Merhum Hulusi Ağabey, Yirmi Dokuzuncu Mektubun Altıncı Kısmı olan Hücumat-ı Sitte Risalesi’ni mütalaa ederken bu risaleden altı desise-i şeytaniyenin altı iman rüknü ile her birinin bir bağı olduğu kanaatına varıyor ve o mevzuda Barla Lahikası’nın 118. Mektubunda izahatlarda bulunuyor.
1. Hubb-u cah yerine, Allah’a imanın bir manası olan rıza-i İlâhîyi... Bu hususta Üstad, Yirmi Birinci Lem’a olan İhlas Risalesi’nin birinci düsturunda, “Amelinizde rıza-i İlahi olmalı. Eğer O razı olsa, bütün dünya küsse ehemmiyeti yok. Eğer O kabul etse, bütün halk reddetse tesiri yok. O razı olduktan ve kabul ettikten sonra, isterse ve hikmeti iktiza ederse, sizler istemek talebinde olmadığınız halde, halklara da kabul ettirir, onları da razı eder. Onun için bu hizmette, doğrudan doğruya, yalnız Cenab-ı Hakk’ın rızasını esas maksat yapmak gerektir” diyerek dünyevi makam ve rütbelerden uzak olmadıkça bu hizmette muvaffakiyetin zor olduğunu ve ehl-i ilhadın bizleri bu hubb-u cah desise-i şeytaniyesi ile tuzaklarına düşürebileceklerini kuvvetle ikaz ediyor.

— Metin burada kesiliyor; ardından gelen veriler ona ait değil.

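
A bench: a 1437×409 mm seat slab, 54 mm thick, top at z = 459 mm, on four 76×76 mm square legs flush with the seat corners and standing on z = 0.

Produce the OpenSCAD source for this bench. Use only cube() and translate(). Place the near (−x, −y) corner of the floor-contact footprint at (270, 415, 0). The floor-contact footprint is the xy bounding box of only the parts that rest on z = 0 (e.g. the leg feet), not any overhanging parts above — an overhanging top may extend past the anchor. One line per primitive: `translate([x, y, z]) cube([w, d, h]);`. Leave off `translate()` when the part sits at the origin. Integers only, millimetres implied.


// leg_h = 459 − 54 = 405
translate([270, 415, 405]) cube([1437, 409, 54]);
translate([270, 415, 0]) cube([76, 76, 405]);
translate([270, 748, 0]) cube([76, 76, 405]);
translate([1631, 415, 0]) cube([76, 76, 405]);
translate([1631, 748, 0]) cube([76, 76, 405]);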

2. Havf ve vehim yerine kadere imanı... Yani ehl-i ilhadın dalkavukları ve ehl-i dalaletin propagandacıları bizlere yaptığımız imani ve Kur’anî hizmet dolayısıyla havf yani korku ve evham verdiklerinde, “Men amene bil kaderi emine minel keder” (Kadere inanan kederlerden emin olur) düsturuna dayanmamız gerektiğini bize ihtar ediyor.
3. Hırs ve tama yerine “Şüphesiz ki rızık veren, mutlak kuvvet ve kudret sahibi olan Allah’tır.” (Zariyat 58) ayet-i celîlesi delâletiyle Kur’ân’a, kütub-ü İlâhiyeye iman kaidesi ile rızkı verenin Cenab-ı Hakk olduğunu ve bizleri rızık vermekle mükafatlandırmak ve/veya rızkımızı kesmekle korkutan fani ve aciz mahluklara ehemmiyet vermememizi teşvik ve ikaz ediyor.